Ce regroupement s'avère doublement nécessaire pour une profession qui avance en ordre très dispersé, sur de petites exploitations familiales pour la plupart, mais voudrait bien tirer ses marrons de la PAC, la politique agricole commune, à la faveur de sa réforme.

"On espère bien peser et faire reconnaître la châtaigne en tant que telle: pour le moment notre activité est assimilée à celle de la filière bois", regrette le président du Syndicat, Daniel Vernol, joint par téléphone en pleine récolte dans l'Ardèche.

"Mais en zone traditionnelle, on est sur des terrains en pente sans alternative: si la châtaigne disparaît, l'homme disparaît avec", ajoute-t-il en insistant sur la dimension patrimoniale de cette activité.

Son département, le plus productif, assure à lui seul 5.000 à 6.000 des quelque 12.000 tonnes de châtaignes françaises. Un millier de producteurs y sont répertoriés, sur des exploitations de 6 hectares en moyenne donnant 6 à 8 tonnes chacune.

La châtaigne représente souvent une part importante du revenu familial, 40% environ, mais rarement un revenu complet - au moins la moitié des producteurs sont d'ailleurs des retraités agricoles. "Seuls ceux qui sont à la fois producteurs et transformateurs sur leur exploitation arrivent à en vivre à 100%", assure M. Vernol.

Ils devraient être environ 800 à rejoindre le syndicat (lui-même membre de la puissante FNSEA, principal syndicat agricole français), surmontant la défiance qui oppose de longue date ceux du Sud-Est traditionnel à ceux du Sud-Ouest, où les vergers anciens sont délaissés au profit de nouvelles plantations mécanisées.

Ennemi venu d'Asie

L'urgence est d'autant plus vive que tous, désormais, sont confrontés à un nouvel ennemi venu d'Asie qui dépose en pondant une gale sur les rameaux et tue les récoltes à petit feu.

Apparu d'abord en Italie en 2000, puis en France en 2005 dans les régions frontalières du Piémont, l'insecte ravageur est signalé partout depuis 2010.

"Les pertes peuvent aller jusqu'à 70 à 80% de la récolte sur les arbres touchés", rapporte Eric Bertoncello, animateur de la filière joint à Privas.

La Corse devrait subir cette saison les premières pertes lourdes.

Le Syndicat espère donc aussi attirer l'attention du gouvernement et décrocher une indemnisation pour ses adhérents frappés.

Les châtaigniers, troisième essence de France après le chêne et le hêtre, couvrent près d'un million d'hectares, dont 12.000 ha seulement pour la production de fruits.
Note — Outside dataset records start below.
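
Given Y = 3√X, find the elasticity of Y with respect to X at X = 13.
Elasticity = 1/2

Elasticity = (dY/dX) · (X/Y)

dY/dX = 3/(2·√X)
At X = 13: dY/dX = 3·√13/26, Y = 3·√13

Elasticity = (3·√13/26) · (13 / (3·√13)) = 1/2

Interpretation: for a small percentage change in X, the percentage change in Y is approximately 0.50 times as large.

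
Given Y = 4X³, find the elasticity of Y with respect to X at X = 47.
Elasticity = 3

Elasticity = (dY/dX) · (X/Y)

dY/dX = 12·X²
At X = 47: dY/dX = 26508, Y = 415292

Elasticity = 26508 · (47 / 415292) = 3

Interpretation: for a small percentage change in X, the percentage change in Y is approximately 3.00 times as large.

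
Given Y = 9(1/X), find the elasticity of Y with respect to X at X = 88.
Elasticity = -1

Elasticity = (dY/dX) · (X/Y)

dY/dX = -9/X²
At X = 88: dY/dX = -9/7744, Y = 9/88

Elasticity = (-9/7744) · (88 / (9/88)) = -1

Interpretation: for a small percentage change in X, the percentage change in Y is approximately -1.00 times as large.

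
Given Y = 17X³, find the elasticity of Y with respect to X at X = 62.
Elasticity = 3

Elasticity = (dY/dX) · (X/Y)

dY/dX = 51·X²
At X = 62: dY/dX = 196044, Y = 4051576

Elasticity = 196044 · (62 / 4051576) = 3

Interpretation: for a small percentage change in X, the percentage change in Y is approximately 3.00 times as large.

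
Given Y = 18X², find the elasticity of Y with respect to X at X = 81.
Elasticity = 2

Elasticity = (dY/dX) · (X/Y)

dY/dX = 36·X
At X = 81: dY/dX = 2916, Y = 118098

Elasticity = 2916 · (81 / 118098) = 2

Interpretation: for a small percentage change in X, the percentage change in Y is approximately 2.00 times as large.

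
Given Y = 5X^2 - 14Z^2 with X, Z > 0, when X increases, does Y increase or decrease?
Y increases

Taking the partial derivative:
∂Y/∂X = 10X

∂Y/∂X = 10X > 0 (assuming positive values)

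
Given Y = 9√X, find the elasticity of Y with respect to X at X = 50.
Elasticity = 1/2

Elasticity = (dY/dX) · (X/Y)

dY/dX = 9/(2·√X)
At X = 50: dY/dX = 9·√2/20, Y = 45·√2

Elasticity = (9·√2/20) · (50 / (45·√2)) = 1/2

Interpretation: for a small percentage change in X, the percentage change in Y is approximately 0.50 times as large.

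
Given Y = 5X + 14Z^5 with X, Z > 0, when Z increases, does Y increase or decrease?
Y increases

Taking the partial derivative:
∂Y/∂Z = 70Z^4

∂Y/∂Z = 70Z^4 > 0 (assuming positive values)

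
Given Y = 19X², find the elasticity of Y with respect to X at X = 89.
Elasticity = 2

Elasticity = (dY/dX) · (X/Y)

dY/dX = 38·X
At X = 89: dY/dX = 3382, Y = 150499

Elasticity = 3382 · (89 / 150499) = 2

Interpretation: for a small percentage change in X, the percentage change in Y is approximately 2.00 times as large.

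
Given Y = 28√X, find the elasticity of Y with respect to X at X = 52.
Elasticity = 1/2

Elasticity = (dY/dX) · (X/Y)

dY/dX = 14/√X
At X = 52: dY/dX = 7·√13/13, Y = 56·√13

Elasticity = (7·√13/13) · (52 / (56·√13)) = 1/2

Interpretation: for a small percentage change in X, the percentage change in Y is approximately 0.50 times as large.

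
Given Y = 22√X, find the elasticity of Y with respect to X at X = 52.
Elasticity = 1/2

Elasticity = (dY/dX) · (X/Y)

dY/dX = 11/√X
At X = 52: dY/dX = 11·√13/26, Y = 44·√13

Elasticity = (11·√13/26) · (52 / (44·√13)) = 1/2

Interpretation: for a small percentage change in X, the percentage change in Y is approximately 0.50 times as large.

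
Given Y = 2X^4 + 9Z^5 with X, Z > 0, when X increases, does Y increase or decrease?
Y increases

Taking the partial derivative:
∂Y/∂X = 8X^3

∂Y/∂X = 8X^3 > 0 (assuming positive values)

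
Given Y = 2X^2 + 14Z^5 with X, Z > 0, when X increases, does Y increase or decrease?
Y increases

Taking the partial derivative:
∂Y/∂X = 4X

∂Y/∂X = 4X > 0 (assuming positive values)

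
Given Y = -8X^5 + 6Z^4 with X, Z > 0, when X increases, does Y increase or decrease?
Y decreases

Taking the partial derivative:
∂Y/∂X = -40X^4

∂Y/∂X = -40X^4 < 0 (assuming positive values)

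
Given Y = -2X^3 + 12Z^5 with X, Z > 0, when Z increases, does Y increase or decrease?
Y increases

Taking the partial derivative:
∂Y/∂Z = 60Z^4

∂Y/∂Z = 60Z^4 > 0 (assuming positive values)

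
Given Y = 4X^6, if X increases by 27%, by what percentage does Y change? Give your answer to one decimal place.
319.6%

For Y = 4X^6:
If X → X(1 + 0.27)
Then Y → Y · (1 + 0.27)^6
     ≈ Y · 4.1959

Percentage change = ((1 + 0.27)^6 − 1) × 100% ≈ 319.6%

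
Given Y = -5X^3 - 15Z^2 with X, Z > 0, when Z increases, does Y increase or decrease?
Y decreases

Taking the partial derivative:
∂Y/∂Z = -30Z

∂Y/∂Z = -30Z < 0 (assuming positive values)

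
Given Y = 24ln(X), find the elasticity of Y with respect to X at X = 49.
Elasticity = 1/ln(49) ≈ 0.2569

Elasticity = (dY/dX) · (X/Y)

dY/dX = 24/X
At X = 49: dY/dX = 24/49, Y = 24·ln(49)

Elasticity = (24/49) · (49 / (24·ln(49))) = 1/ln(49) ≈ 0.2569

Interpretation: for a small percentage change in X, the percentage change in Y is approximately 0.26 times as large.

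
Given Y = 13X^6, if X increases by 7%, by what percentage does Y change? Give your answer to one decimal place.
50.1%

For Y = 13X^6:
If X → X(1 + 0.07)
Then Y → Y · (1 + 0.07)^6
     ≈ Y · 1.5007

Percentage change = ((1 + 0.07)^6 − 1) × 100% ≈ 50.1%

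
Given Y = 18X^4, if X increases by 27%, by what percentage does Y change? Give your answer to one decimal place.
160.1%

For Y = 18X^4:
If X → X(1 + 0.27)
Then Y → Y · (1 + 0.27)^4
     ≈ Y · 2.6014

Percentage change = ((1 + 0.27)^4 − 1) × 100% ≈ 160.1%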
L'Ardèche a déjà décroché son AOC (Appellation d'origine contrôlée) et attend son AOP (origine protégée) européenne; la Corse a obtenu l'AOC pour sa farine et dans le Sud-Ouest où l'activité renaissante est plus récente, les producteurs visent plutôt le Label rouge ou l'IGP, l'indication géographique protégée, explique Eric Bertoncello.
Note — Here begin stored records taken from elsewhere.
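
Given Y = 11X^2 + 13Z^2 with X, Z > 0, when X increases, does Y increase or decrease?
Y increases

Taking the partial derivative:
∂Y/∂X = 22X

∂Y/∂X = 22X > 0 (assuming positive values)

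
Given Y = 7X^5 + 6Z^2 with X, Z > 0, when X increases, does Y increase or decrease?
Y increases

Taking the partial derivative:
∂Y/∂X = 35X^4

∂Y/∂X = 35X^4 > 0 (assuming positive values)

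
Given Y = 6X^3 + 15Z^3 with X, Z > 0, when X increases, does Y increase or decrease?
Y increases

Taking the partial derivative:
∂Y/∂X = 18X^2

∂Y/∂X = 18X^2 > 0 (assuming positive values)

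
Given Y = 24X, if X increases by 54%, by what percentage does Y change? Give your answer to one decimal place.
54.0%

For Y = 24X:
If X → X(1 + 0.54)
Then Y → Y · (1 + 0.54)^1
     = Y · 1.5400

Percentage change = ((1 + 0.54)^1 − 1) × 100% = 54.0%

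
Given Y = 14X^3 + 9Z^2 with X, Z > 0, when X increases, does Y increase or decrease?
Y increases

Taking the partial derivative:
∂Y/∂X = 42X^2

∂Y/∂X = 42X^2 > 0 (assuming positive values)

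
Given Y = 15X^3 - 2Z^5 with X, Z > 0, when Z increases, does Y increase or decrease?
Y decreases

Taking the partial derivative:
∂Y/∂Z = -10Z^4

∂Y/∂Z = -10Z^4 < 0 (assuming positive values)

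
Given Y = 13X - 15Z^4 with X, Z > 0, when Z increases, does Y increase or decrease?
Y decreases

Taking the partial derivative:
∂Y/∂Z = -60Z^3

∂Y/∂Z = -60Z^3 < 0 (assuming positive values)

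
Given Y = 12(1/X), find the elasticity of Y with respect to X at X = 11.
Elasticity = -1

Elasticity = (dY/dX) · (X/Y)

dY/dX = -12/X²
At X = 11: dY/dX = -12/121, Y = 12/11

Elasticity = (-12/121) · (11 / (12/11)) = -1

Interpretation: for a small percentage change in X, the percentage change in Y is approximately -1.00 times as large.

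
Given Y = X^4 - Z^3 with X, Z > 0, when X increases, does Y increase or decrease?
Y increases

Taking the partial derivative:
∂Y/∂X = 4X^3

∂Y/∂X = 4X^3 > 0 (assuming positive values)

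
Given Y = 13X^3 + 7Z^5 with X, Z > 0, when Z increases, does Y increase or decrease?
Y increases

Taking the partial derivative:
∂Y/∂Z = 35Z^4

∂Y/∂Z = 35Z^4 > 0 (assuming positive values)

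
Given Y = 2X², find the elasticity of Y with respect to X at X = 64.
Elasticity = 2

Elasticity = (dY/dX) · (X/Y)

dY/dX = 4·X
At X = 64: dY/dX = 256, Y = 8192

Elasticity = 256 · (64 / 8192) = 2

Interpretation: for a small percentage change in X, the percentage change in Y is approximately 2.00 times as large.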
Mais la production française est déjà insuffisante pour répondre aux besoins des industriels, note-t-il: "en Ardèche, il manque 2.000 t/an".
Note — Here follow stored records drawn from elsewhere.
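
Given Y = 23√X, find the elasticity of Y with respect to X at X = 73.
Elasticity = 1/2

Elasticity = (dY/dX) · (X/Y)

dY/dX = 23/(2·√X)
At X = 73: dY/dX = 23·√73/146, Y = 23·√73

Elasticity = (23·√73/146) · (73 / (23·√73)) = 1/2

Interpretation: for a small percentage change in X, the percentage change in Y is approximately 0.50 times as large.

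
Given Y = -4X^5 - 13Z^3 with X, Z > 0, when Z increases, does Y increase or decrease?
Y decreases

Taking the partial derivative:
∂Y/∂Z = -39Z^2

∂Y/∂Z = -39Z^2 < 0 (assuming positive values)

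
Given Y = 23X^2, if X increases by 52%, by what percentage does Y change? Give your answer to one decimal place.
131.0%

For Y = 23X^2:
If X → X(1 + 0.52)
Then Y → Y · (1 + 0.52)^2
     = Y · 2.3104

Percentage change = ((1 + 0.52)^2 − 1) × 100% ≈ 131.0%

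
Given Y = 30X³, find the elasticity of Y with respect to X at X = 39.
Elasticity = 3

Elasticity = (dY/dX) · (X/Y)

dY/dX = 90·X²
At X = 39: dY/dX = 136890, Y = 1779570

Elasticity = 136890 · (39 / 1779570) = 3

Interpretation: for a small percentage change in X, the percentage change in Y is approximately 3.00 times as large.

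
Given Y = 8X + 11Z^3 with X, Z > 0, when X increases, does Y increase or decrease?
Y increases

Taking the partial derivative:
∂Y/∂X = 8

∂Y/∂X = 8 > 0 (assuming positive values)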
Face à la production européenne (UE) de 104.000 t, la Chine, premier producteur mondial avance 1,7 million de tonnes et a plus que triplé ses récoltes depuis les années 60.

Les producteurs et transformateurs d'Europe qui se sont retrouvés le mois dernier à Bergerac en Gironde ont publié un "livre blanc" pour la relance de la production en déclin et la promotion de la châtaigne européenne face à ce rouleau compresseur.

En France, le syndicat leur permettra déjà de "parler d'une seule voix", insiste Eric Bertoncello.